Si les causes de bon nombre de ces arrivées peuvent être comprises, les vents sahariens du sud-est chargés de sable favorisant le processus, la situation dans les océans est plus chaotique. Je surveille les mouvements des oiseaux de mer au large de Salema, à seulement 20 km à l'est de la pointe sud-ouest de la masse continentale européenne, le cap Saint-Vincent. L'immense triangle de mer qui se jette dans le détroit de Gibraltar, entre les côtes nord-africaines et sud-ibériques, sert de "zone de capture" pour les oiseaux marins qui se déplacent vers le nord depuis l'Afrique ou qui sont poussés vers l'est depuis l'Atlantique et le Gulf Stream, qui attire certains oiseaux nicheurs des Caraïbes, comme les fous et les tropicbirds, vers le nord-est. Je les vois maintenant fréquemment et j'ai également découvert que le puffin d'Audubon, qui se reproduit dans les îles du Cap-Vert mais qui n'avait jamais été observé dans les eaux européennes, est un visiteur hivernal régulier de ces mers riches en nourriture.

Plus spectaculaire encore, des albatros, des pétrels géants et d'autres oiseaux de mer de l'Atlantique Sud apparaissent désormais au large. Auparavant, on pensait que le pot au noir près de l'équateur empêchait ces grandes espèces planantes d'atteindre l'hémisphère nord. Qu'est-ce qui a changé ? Lorsque les premiers navigateurs portugais s'efforçaient de trouver "la fin de l'Afrique" (et une route lucrative vers les îles aux épices), ils se sont heurtés à plusieurs reprises à des vents du sud au large des côtes de l'Afrique australe. Les cartes météorologiques par satellite montrent aujourd'hui que ces mêmes vents dominants sont non seulement plus forts (conformément aux prévisions du réchauffement climatique), mais aussi plus étendus, atteignant même le golfe de Guinée. Le pot au noir n'a donc plus lieu d'être. Je n'aurais jamais imaginé voir mon premier albatros errant au large des côtes portugaises, mais quatre espèces différentes ont été observées localement, ainsi que les premiers pétrels atlantiques pour l'Europe, de nombreux pétrels géants et des skuas polaires du sud.
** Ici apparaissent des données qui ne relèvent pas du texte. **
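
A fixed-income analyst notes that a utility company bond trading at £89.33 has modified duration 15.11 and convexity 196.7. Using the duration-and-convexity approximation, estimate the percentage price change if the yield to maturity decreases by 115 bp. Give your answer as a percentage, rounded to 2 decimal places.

+18.68%

Duration effect: -D_mod·Δy = -15.11 × (-0.0115) = +0.173765
Convexity effect: ½·C·(Δy)² = 0.5 × 196.7 × (-0.0115)² = +0.0130067875
ΔP/P ≈ +0.173765 + 0.0130067875 = +0.1867717875
= +18.67717875%.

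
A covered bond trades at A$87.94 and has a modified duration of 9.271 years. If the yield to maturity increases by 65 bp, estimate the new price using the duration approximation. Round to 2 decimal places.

A$82.64

Duration approximation: ΔP/P ≈ -D_mod · Δy = -9.271 × (+0.0065) = -0.0602615.
New price ≈ 87.94 × (1 - 0.0602615) = 82.64060369.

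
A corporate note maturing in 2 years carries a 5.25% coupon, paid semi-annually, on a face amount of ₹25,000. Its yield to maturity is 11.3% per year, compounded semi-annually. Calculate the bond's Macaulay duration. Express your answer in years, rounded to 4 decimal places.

Periodic yield y = 0.0565. Discount each cash flow and weight by its period:
  t   CF        PV=CF/(1+0.0565)^t    t·PV
  1       656.25       621.1548       621.1548
  2       656.25       587.9364     1,175.8727
  3       656.25       556.4944     1,669.4833
  4    25,656.25    20,592.7892    82,371.1567
  Σ                 22,358.3747    85,837.6674
Price P = Σ PV = 22,358.3747.
Macaulay duration = Σ(t·PV) / P = 85,837.6674 / 22,358.3747 = 3.83917 half-year periods.
In years: 3.83917 / 2 = 1.91959 years.

1.9196 years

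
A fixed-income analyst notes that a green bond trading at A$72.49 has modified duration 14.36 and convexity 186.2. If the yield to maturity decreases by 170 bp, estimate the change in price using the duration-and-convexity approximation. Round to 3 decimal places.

Duration effect: -D_mod·Δy = -14.36 × (-0.017) = +0.244120
Convexity effect: ½·C·(Δy)² = 0.5 × 186.2 × (-0.017)² = +0.0269059
ΔP/P ≈ +0.244120 + 0.0269059 = +0.2710259
ΔP ≈ 72.49 × (+0.2710259) = +19.646667491.

+A$19.647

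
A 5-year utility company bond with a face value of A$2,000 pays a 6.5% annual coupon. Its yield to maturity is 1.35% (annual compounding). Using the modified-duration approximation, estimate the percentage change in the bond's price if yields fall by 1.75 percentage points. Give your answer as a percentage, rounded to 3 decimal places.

+7.757%

Periodic yield y = 0.0135. Modified duration first:
  t   CF        PV=CF/(1+0.0135)^t    t·PV
  1       130.00       128.2684       128.2684
  2       130.00       126.5598       253.1196
  3       130.00       124.8740       374.6221
  4       130.00       123.2107       492.8427
  5     2,130.00     1,991.8693     9,959.3465
  Σ                  2,494.7822    11,208.1993
P = 2,494.7822; D_Mac = 4.49266 yrs; D_mod = 4.49266/(1+0.0135) = 4.43281 yrs.
ΔP/P ≈ -D_mod · Δy = -4.43281 × (-0.0175) = +0.077574 = +7.7574%.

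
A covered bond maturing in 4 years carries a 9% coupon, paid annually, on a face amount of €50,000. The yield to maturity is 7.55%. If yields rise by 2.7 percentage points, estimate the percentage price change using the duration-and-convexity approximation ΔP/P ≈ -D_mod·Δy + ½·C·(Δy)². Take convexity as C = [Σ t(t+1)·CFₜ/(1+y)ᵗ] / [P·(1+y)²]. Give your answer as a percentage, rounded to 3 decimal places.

-8.360%

With y = 0.0755:
  t   CF        PV=CF/(1+0.0755)^t    t·PV        t(t+1)·PV
  1     4,500.00     4,184.1004     4,184.1004       8,368.2008
  2     4,500.00     3,890.3770     7,780.7539      23,342.2617
  3     4,500.00     3,617.2729    10,851.8186      43,407.2743
  4    54,500.00    40,733.7922   162,935.1687     814,675.8437
  Σ                 52,425.5424   185,751.8416     889,793.5806
P = 52,425.5424; D_Mac = 3.54316 yrs; D_mod = 3.29443 yrs; C = 14.67322.
Duration effect: -3.29443 × (+0.027) = -0.088950
Convexity effect: 0.5 × 14.67322 × (0.027)² = +0.0053484
ΔP/P ≈ -0.088950 + 0.0053484 = -0.083601 = -8.3601%.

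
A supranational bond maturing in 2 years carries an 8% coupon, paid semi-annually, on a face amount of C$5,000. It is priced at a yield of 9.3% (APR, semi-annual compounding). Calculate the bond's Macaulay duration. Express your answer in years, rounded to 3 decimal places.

Periodic yield y = 0.0465. Discount each cash flow and weight by its period:
  t   CF        PV=CF/(1+0.0465)^t    t·PV
  1       200.00       191.1132       191.1132
  2       200.00       182.6213       365.2427
  3       200.00       174.5068       523.5203
  4     5,200.00     4,335.5721    17,342.2884
  Σ                  4,883.8135    18,422.1647
Price P = Σ PV = 4,883.8135.
Macaulay duration = Σ(t·PV) / P = 18,422.1647 / 4,883.8135 = 3.77209 half-year periods.
In years: 3.77209 / 2 = 1.88604 years.

1.886 years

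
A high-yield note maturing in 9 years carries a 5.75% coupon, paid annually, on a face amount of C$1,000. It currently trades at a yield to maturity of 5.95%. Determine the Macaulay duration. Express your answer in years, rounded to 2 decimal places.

Periodic yield y = 0.0595. Discount each cash flow and weight by its year:
  t   CF        PV=CF/(1+0.0595)^t    t·PV
  1        57.50        54.2709        54.2709
  2        57.50        51.2231       102.4462
  3        57.50        48.3465       145.0395
  4        57.50        45.6314       182.5257
  5        57.50        43.0688       215.3441
  6        57.50        40.6501       243.9009
  7        57.50        38.3673       268.5710
  8        57.50        36.2126       289.7011
  9     1,057.50       628.5962     5,657.3655
  Σ                    986.3670     7,159.1649
Price P = Σ PV = 986.3670.
Macaulay duration = Σ(t·PV) / P = 7,159.1649 / 986.3670 = 7.25811 years.

7.26 years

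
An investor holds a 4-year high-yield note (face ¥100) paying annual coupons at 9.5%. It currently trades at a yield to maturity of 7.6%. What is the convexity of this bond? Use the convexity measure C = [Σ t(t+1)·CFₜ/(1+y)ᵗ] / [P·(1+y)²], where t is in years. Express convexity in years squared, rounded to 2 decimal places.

With y = 0.076:
  t   CF        PV=CF/(1+0.076)^t    t·PV        t(t+1)·PV
  1         9.50         8.8290         8.8290          17.6580
  2         9.50         8.2054        16.4108          49.2323
  3         9.50         7.6258        22.8775          91.5099
  4       109.50        81.6893       326.7571       1,633.7855
  Σ                    106.3495       374.8743       1,792.1857
P = 106.3495.
Convexity = Σ t(t+1)·PV / [P·(1+y)²] = 1,792.1857 / (106.3495 × 1.157776) = 14.55536.

14.56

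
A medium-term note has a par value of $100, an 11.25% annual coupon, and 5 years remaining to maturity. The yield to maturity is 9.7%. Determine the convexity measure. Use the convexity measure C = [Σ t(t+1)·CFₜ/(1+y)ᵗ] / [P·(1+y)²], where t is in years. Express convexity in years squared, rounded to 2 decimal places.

With y = 0.097:
  t   CF        PV=CF/(1+0.097)^t    t·PV        t(t+1)·PV
  1        11.25        10.2552        10.2552          20.5105
  2        11.25         9.3484        18.6969          56.0907
  3        11.25         8.5218        25.5655         102.2619
  4        11.25         7.7683        31.0732         155.3660
  5       111.25        70.0272       350.1361       2,100.8166
  Σ                    105.9210       435.7269       2,435.0456
P = 105.9210.
Convexity = Σ t(t+1)·PV / [P·(1+y)²] = 2,435.0456 / (105.9210 × 1.203409) = 19.10344.

19.10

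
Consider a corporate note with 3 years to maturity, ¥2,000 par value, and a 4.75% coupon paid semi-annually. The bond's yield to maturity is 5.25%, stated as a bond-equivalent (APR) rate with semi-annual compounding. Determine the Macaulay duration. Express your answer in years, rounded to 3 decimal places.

2.830 years

Periodic yield y = 0.02625. Discount each cash flow and weight by its period:
  t   CF        PV=CF/(1+0.02625)^t    t·PV
  1        47.50        46.2850        46.2850
  2        47.50        45.1011        90.2022
  3        47.50        43.9475       131.8425
  4        47.50        42.8234       171.2935
  5        47.50        41.7280       208.6401
  6     2,047.50     1,752.6891    10,516.1347
  Σ                  1,972.5741    11,164.3980
Price P = Σ PV = 1,972.5741.
Macaulay duration = Σ(t·PV) / P = 11,164.3980 / 1,972.5741 = 5.65981 half-year periods.
In years: 5.65981 / 2 = 2.82991 years.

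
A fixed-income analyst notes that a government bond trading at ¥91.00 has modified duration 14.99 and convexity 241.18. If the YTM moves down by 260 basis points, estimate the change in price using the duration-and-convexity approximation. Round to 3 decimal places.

+¥42.885

Duration effect: -D_mod·Δy = -14.99 × (-0.026) = +0.389740
Convexity effect: ½·C·(Δy)² = 0.5 × 241.18 × (-0.026)² = +0.08151884
ΔP/P ≈ +0.389740 + 0.08151884 = +0.47125884
ΔP ≈ 91.00 × (+0.47125884) = +42.88455444.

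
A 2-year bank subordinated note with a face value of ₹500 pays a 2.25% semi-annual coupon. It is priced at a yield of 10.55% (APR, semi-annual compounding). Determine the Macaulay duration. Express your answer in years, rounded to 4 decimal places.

1.9637 years

Periodic yield y = 0.05275. Discount each cash flow and weight by its period:
  t   CF        PV=CF/(1+0.05275)^t    t·PV
  1        5.625         5.3431         5.3431
  2        5.625         5.0754        10.1508
  3        5.625         4.8211        14.4633
  4      505.625       411.6494     1,646.5978
  Σ                    426.8891     1,676.5551
Price P = Σ PV = 426.8891.
Macaulay duration = Σ(t·PV) / P = 1,676.5551 / 426.8891 = 3.92738 half-year periods.
In years: 3.92738 / 2 = 1.96369 years.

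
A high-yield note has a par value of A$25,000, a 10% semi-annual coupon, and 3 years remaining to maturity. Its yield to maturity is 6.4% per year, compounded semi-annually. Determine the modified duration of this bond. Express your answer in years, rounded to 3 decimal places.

2.599 years

Periodic yield y = 0.032. First find Macaulay duration:
  t   CF        PV=CF/(1+0.032)^t    t·PV
  1     1,250.00     1,211.2403     1,211.2403
  2     1,250.00     1,173.6825     2,347.3649
  3     1,250.00     1,137.2892     3,411.8676
  4     1,250.00     1,102.0244     4,408.0977
  5     1,250.00     1,067.8531     5,339.2657
  6    26,250.00    21,729.5696   130,377.4175
  Σ                 27,421.6592   147,095.2538
P = 27,421.6592; Macaulay duration = 147,095.2538 / 27,421.6592 = 5.36420 half-year periods = 2.68210 years.
Modified duration = D_Mac / (1 + y) = 2.68210 / 1.032 = 2.59893 years.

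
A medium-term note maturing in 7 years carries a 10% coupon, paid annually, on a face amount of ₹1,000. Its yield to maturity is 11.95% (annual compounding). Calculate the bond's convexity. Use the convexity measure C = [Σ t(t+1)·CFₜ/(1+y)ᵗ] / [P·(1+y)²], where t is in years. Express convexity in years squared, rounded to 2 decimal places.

30.29

With y = 0.1195:
  t   CF        PV=CF/(1+0.1195)^t    t·PV        t(t+1)·PV
  1       100.00        89.3256        89.3256         178.6512
  2       100.00        79.7906       159.5812         478.7437
  3       100.00        71.2734       213.8203         855.2813
  4       100.00        63.6654       254.6617       1,273.3084
  5       100.00        56.8695       284.3476       1,706.0854
  6       100.00        50.7990       304.7942       2,133.5592
  7     1,100.00       499.1419     3,493.9931      27,951.9446
  Σ                    910.8655     4,800.5236      34,577.5737
P = 910.8655.
Convexity = Σ t(t+1)·PV / [P·(1+y)²] = 34,577.5737 / (910.8655 × 1.253280) = 30.28950.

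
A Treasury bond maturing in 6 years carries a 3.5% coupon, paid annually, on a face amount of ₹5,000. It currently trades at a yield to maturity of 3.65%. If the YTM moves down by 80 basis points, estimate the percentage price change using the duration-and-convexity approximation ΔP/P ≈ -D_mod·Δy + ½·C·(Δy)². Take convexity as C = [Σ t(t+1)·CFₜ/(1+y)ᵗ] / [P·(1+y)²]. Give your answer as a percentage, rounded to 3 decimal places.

+4.367%

With y = 0.0365:
  t   CF        PV=CF/(1+0.0365)^t    t·PV        t(t+1)·PV
  1       175.00       168.8374       168.8374         337.6749
  2       175.00       162.8919       325.7838         977.3513
  3       175.00       157.1557       471.4671       1,885.8684
  4       175.00       151.6215       606.4860       3,032.4302
  5       175.00       146.2822       731.4111       4,388.4663
  6     5,175.00     4,173.4433    25,040.6597     175,284.6178
  Σ                  4,960.2320    27,344.6451     185,906.4089
P = 4,960.2320; D_Mac = 5.51278 yrs; D_mod = 5.31864 yrs; C = 34.88621.
Duration effect: -5.31864 × (-0.008) = +0.042549
Convexity effect: 0.5 × 34.88621 × (-0.008)² = +0.0011164
ΔP/P ≈ +0.042549 + 0.0011164 = +0.043666 = +4.3666%.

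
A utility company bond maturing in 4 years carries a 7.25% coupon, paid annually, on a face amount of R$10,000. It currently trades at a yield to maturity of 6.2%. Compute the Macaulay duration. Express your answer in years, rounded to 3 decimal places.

Periodic yield y = 0.062. Discount each cash flow and weight by its year:
  t   CF        PV=CF/(1+0.062)^t    t·PV
  1       725.00       682.6742       682.6742
  2       725.00       642.8194     1,285.6388
  3       725.00       605.2913     1,815.8740
  4    10,725.00     8,431.3911    33,725.5643
  Σ                 10,362.1760    37,509.7513
Price P = Σ PV = 10,362.1760.
Macaulay duration = Σ(t·PV) / P = 37,509.7513 / 10,362.1760 = 3.61987 years.

3.620 years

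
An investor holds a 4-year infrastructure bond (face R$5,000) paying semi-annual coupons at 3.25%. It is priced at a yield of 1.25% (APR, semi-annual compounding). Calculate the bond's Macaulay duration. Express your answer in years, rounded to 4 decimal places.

3.7928 years

Periodic yield y = 0.00625. Discount each cash flow and weight by its period:
  t   CF        PV=CF/(1+0.00625)^t    t·PV
  1        81.25        80.7453        80.7453
  2        81.25        80.2438       160.4876
  3        81.25        79.7454       239.2362
  4        81.25        79.2501       317.0004
  5        81.25        78.7579       393.7893
  6        81.25        78.2687       469.6121
  7        81.25        77.7825       544.4778
  8     5,081.25     4,834.1867    38,673.4933
  Σ                  5,388.9804    40,878.8420
Price P = Σ PV = 5,388.9804.
Macaulay duration = Σ(t·PV) / P = 40,878.8420 / 5,388.9804 = 7.58564 half-year periods.
In years: 7.58564 / 2 = 3.79282 years.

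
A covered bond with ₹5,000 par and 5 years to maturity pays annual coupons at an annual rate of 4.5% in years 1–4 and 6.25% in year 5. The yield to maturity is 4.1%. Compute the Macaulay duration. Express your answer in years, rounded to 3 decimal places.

Periodic yield y = 0.041. Discount each cash flow and weight by its year:
  t   CF        PV=CF/(1+0.041)^t    t·PV
  1       225.00       216.1383       216.1383
  2       225.00       207.6257       415.2514
  3       225.00       199.4483       598.3449
  4       225.00       191.5930       766.3719
  5     5,312.50     4,345.5554    21,727.7772
  Σ                  5,160.3607    23,723.8837
Price P = Σ PV = 5,160.3607.
Macaulay duration = Σ(t·PV) / P = 23,723.8837 / 5,160.3607 = 4.59733 years.

4.597 years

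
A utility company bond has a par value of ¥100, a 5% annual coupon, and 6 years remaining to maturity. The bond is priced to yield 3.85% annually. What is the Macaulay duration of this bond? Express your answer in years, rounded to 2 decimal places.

Periodic yield y = 0.0385. Discount each cash flow and weight by its year:
  t   CF        PV=CF/(1+0.0385)^t    t·PV
  1         5.00         4.8146         4.8146
  2         5.00         4.6361         9.2723
  3         5.00         4.4643        13.3928
  4         5.00         4.2988        17.1951
  5         5.00         4.1394        20.6970
  6       105.00        83.7048       502.2287
  Σ                    106.0580       567.6005
Price P = Σ PV = 106.0580.
Macaulay duration = Σ(t·PV) / P = 567.6005 / 106.0580 = 5.35179 years.

5.35 years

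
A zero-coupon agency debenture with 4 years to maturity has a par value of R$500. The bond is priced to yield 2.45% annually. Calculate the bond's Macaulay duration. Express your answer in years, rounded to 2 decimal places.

A zero-coupon bond has a single cash flow at maturity, so its Macaulay duration equals its maturity: 4 years.

4.00 years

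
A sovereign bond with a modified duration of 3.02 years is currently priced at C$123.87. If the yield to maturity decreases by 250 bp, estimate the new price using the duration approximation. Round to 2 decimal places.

Duration approximation: ΔP/P ≈ -D_mod · Δy = -3.02 × (-0.025) = +0.075500.
New price ≈ 123.87 × (1 + 0.075500) = 133.222185.

C$133.22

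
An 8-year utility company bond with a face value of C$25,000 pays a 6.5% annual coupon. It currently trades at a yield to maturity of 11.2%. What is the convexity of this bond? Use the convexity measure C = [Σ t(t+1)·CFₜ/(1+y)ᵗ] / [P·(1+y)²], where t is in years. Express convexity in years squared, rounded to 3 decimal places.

41.475

With y = 0.112:
  t   CF        PV=CF/(1+0.112)^t    t·PV        t(t+1)·PV
  1     1,625.00     1,461.3309     1,461.3309       2,922.6619
  2     1,625.00     1,314.1465     2,628.2930       7,884.8791
  3     1,625.00     1,181.7864     3,545.3593      14,181.4373
  4     1,625.00     1,062.7576     4,251.0304      21,255.1519
  5     1,625.00       955.7173     4,778.5863      28,671.5178
  6     1,625.00       859.4580     5,156.7478      36,097.2346
  7     1,625.00       772.8939     5,410.2570      43,282.0559
  8    26,625.00    11,388.1012    91,104.8097     819,943.2876
  Σ                 18,996.1918   118,336.4145     974,238.2261
P = 18,996.1918.
Convexity = Σ t(t+1)·PV / [P·(1+y)²] = 974,238.2261 / (18,996.1918 × 1.236544) = 41.47525.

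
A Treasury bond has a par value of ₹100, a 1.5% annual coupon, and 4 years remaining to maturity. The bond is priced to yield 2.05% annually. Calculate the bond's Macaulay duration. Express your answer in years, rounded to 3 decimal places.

Periodic yield y = 0.0205. Discount each cash flow and weight by its year:
  t   CF        PV=CF/(1+0.0205)^t    t·PV
  1         1.50         1.4699         1.4699
  2         1.50         1.4403         2.8807
  3         1.50         1.4114         4.2342
  4       101.50        93.5867       374.3467
  Σ                     97.9083       382.9315
Price P = Σ PV = 97.9083.
Macaulay duration = Σ(t·PV) / P = 382.9315 / 97.9083 = 3.91112 years.

3.911 years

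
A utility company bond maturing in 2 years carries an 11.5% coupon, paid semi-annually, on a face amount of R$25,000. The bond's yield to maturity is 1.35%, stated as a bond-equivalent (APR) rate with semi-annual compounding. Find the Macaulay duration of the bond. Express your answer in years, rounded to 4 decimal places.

Periodic yield y = 0.00675. Discount each cash flow and weight by its period:
  t   CF        PV=CF/(1+0.00675)^t    t·PV
  1     1,437.50     1,427.8619     1,427.8619
  2     1,437.50     1,418.2885     2,836.5770
  3     1,437.50     1,408.7792     4,226.3377
  4    26,437.50    25,735.5724   102,942.2895
  Σ                 29,990.5020   111,433.0661
Price P = Σ PV = 29,990.5020.
Macaulay duration = Σ(t·PV) / P = 111,433.0661 / 29,990.5020 = 3.71561 half-year periods.
In years: 3.71561 / 2 = 1.85781 years.

1.8578 years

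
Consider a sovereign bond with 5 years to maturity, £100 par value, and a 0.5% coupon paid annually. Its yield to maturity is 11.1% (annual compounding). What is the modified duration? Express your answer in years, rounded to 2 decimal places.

Periodic yield y = 0.111. First find Macaulay duration:
  t   CF        PV=CF/(1+0.111)^t    t·PV
  1         0.50         0.4500         0.4500
  2         0.50         0.4051         0.8102
  3         0.50         0.3646         1.0938
  4         0.50         0.3282         1.3127
  5       100.50        59.3739       296.8696
  Σ                     60.9218       300.5364
P = 60.9218; Macaulay duration = 300.5364 / 60.9218 = 4.93315 years.
Modified duration = D_Mac / (1 + y) = 4.93315 / 1.111 = 4.44028 years.

4.44 years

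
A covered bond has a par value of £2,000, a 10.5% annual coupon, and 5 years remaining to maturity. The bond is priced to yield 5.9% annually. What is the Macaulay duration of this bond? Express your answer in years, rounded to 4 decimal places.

4.2148 years

Periodic yield y = 0.059. Discount each cash flow and weight by its year:
  t   CF        PV=CF/(1+0.059)^t    t·PV
  1       210.00       198.3003       198.3003
  2       210.00       187.2524       374.5048
  3       210.00       176.8200       530.4600
  4       210.00       166.9688       667.8754
  5     2,210.00     1,659.2525     8,296.2624
  Σ                  2,388.5940    10,067.4029
Price P = Σ PV = 2,388.5940.
Macaulay duration = Σ(t·PV) / P = 10,067.4029 / 2,388.5940 = 4.21478 years.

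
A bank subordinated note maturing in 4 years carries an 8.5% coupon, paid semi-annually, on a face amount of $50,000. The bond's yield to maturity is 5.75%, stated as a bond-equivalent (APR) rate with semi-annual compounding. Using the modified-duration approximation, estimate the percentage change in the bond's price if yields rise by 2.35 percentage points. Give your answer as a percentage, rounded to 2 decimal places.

Periodic yield y = 0.02875. Modified duration first:
  t   CF        PV=CF/(1+0.02875)^t    t·PV
  1     2,125.00     2,065.6136     2,065.6136
  2     2,125.00     2,007.8869     4,015.7737
  3     2,125.00     1,951.7734     5,855.3201
  4     2,125.00     1,897.2281     7,588.9123
  5     2,125.00     1,844.2071     9,221.0356
  6     2,125.00     1,792.6679    10,756.0075
  7     2,125.00     1,742.5691    12,197.9834
  8    52,125.00    41,549.6416   332,397.1330
  Σ                 54,851.5876   384,097.7791
P = 54,851.5876; D_Mac = 7.00249 half-year periods = 3.50125 yrs; D_mod = 3.50125/(1+0.02875) = 3.40340 yrs.
ΔP/P ≈ -D_mod · Δy = -3.40340 × (+0.0235) = -0.079980 = -7.9980%.

-8.00%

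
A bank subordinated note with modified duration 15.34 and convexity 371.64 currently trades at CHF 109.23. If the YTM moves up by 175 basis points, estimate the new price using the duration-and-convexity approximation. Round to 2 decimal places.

CHF 86.12

Duration effect: -D_mod·Δy = -15.34 × (+0.0175) = -0.268450
Convexity effect: ½·C·(Δy)² = 0.5 × 371.64 × (0.0175)² = +0.056907375
ΔP/P ≈ -0.268450 + 0.056907375 = -0.211542625
New price ≈ 109.23 × (1 - 0.211542625) = 86.12319907125.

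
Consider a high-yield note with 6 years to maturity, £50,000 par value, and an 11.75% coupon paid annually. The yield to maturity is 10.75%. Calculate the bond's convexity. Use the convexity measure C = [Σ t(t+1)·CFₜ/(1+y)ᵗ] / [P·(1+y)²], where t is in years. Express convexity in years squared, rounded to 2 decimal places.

With y = 0.1075:
  t   CF        PV=CF/(1+0.1075)^t    t·PV        t(t+1)·PV
  1     5,875.00     5,304.7404     5,304.7404      10,609.4808
  2     5,875.00     4,789.8333     9,579.6666      28,738.9999
  3     5,875.00     4,324.9059    12,974.7178      51,898.8712
  4     5,875.00     3,905.1069    15,620.4278      78,102.1388
  5     5,875.00     3,526.0559    17,630.2796     105,781.6778
  6    55,875.00    30,279.9481   181,679.6887   1,271,757.8211
  Σ                 52,130.5907   242,789.5210   1,546,888.9898
P = 52,130.5907.
Convexity = Σ t(t+1)·PV / [P·(1+y)²] = 1,546,888.9898 / (52,130.5907 × 1.226556) = 24.19240.

24.19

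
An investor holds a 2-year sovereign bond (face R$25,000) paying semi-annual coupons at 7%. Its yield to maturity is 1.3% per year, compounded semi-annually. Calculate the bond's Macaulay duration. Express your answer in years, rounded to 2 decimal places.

Periodic yield y = 0.0065. Discount each cash flow and weight by its period:
  t   CF        PV=CF/(1+0.0065)^t    t·PV
  1       875.00       869.3492       869.3492
  2       875.00       863.7350     1,727.4699
  3       875.00       858.1569     2,574.4708
  4    25,875.00    25,213.0417   100,852.1667
  Σ                 27,804.2828   106,023.4566
Price P = Σ PV = 27,804.2828.
Macaulay duration = Σ(t·PV) / P = 106,023.4566 / 27,804.2828 = 3.81321 half-year periods.
In years: 3.81321 / 2 = 1.90660 years.

1.91 years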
Au nord, la fonte des glaces de l'Arctique a donné lieu à une autre série de possibilités, car le passage du Nord-Ouest permet désormais aux oiseaux marins migrateurs du Pacifique d'entrer dans l'Atlantique Nord. La côte ouest du Portugal est la plus susceptible de recevoir ces oiseaux errants, mais au large de Salema, j'ai déjà rencontré trois espèces : le premier puffin à pieds roses pour l'Europe, un puffin à queue courte et un macareux moine, une espèce qui atteint des latitudes similaires en hiver au large des côtes californiennes et mexicaines.

L'observation des oiseaux n'a jamais été aussi passionnante, mais le plaisir de voir des espèces nouvelles et rares doit être tempéré par le fait que ces "richesses" sont le résultat de populations d'oiseaux soumises à un stress extrême. Les scientifiques reconnaissent que nous sommes directement responsables de la dernière extinction de la Terre. Il faut espérer qu'une catastrophe majeure puisse être évitée, mais je ne vois pas de signe de volonté de la part de l'Homo sapiens de freiner son mode de vie mondialiste et consumériste.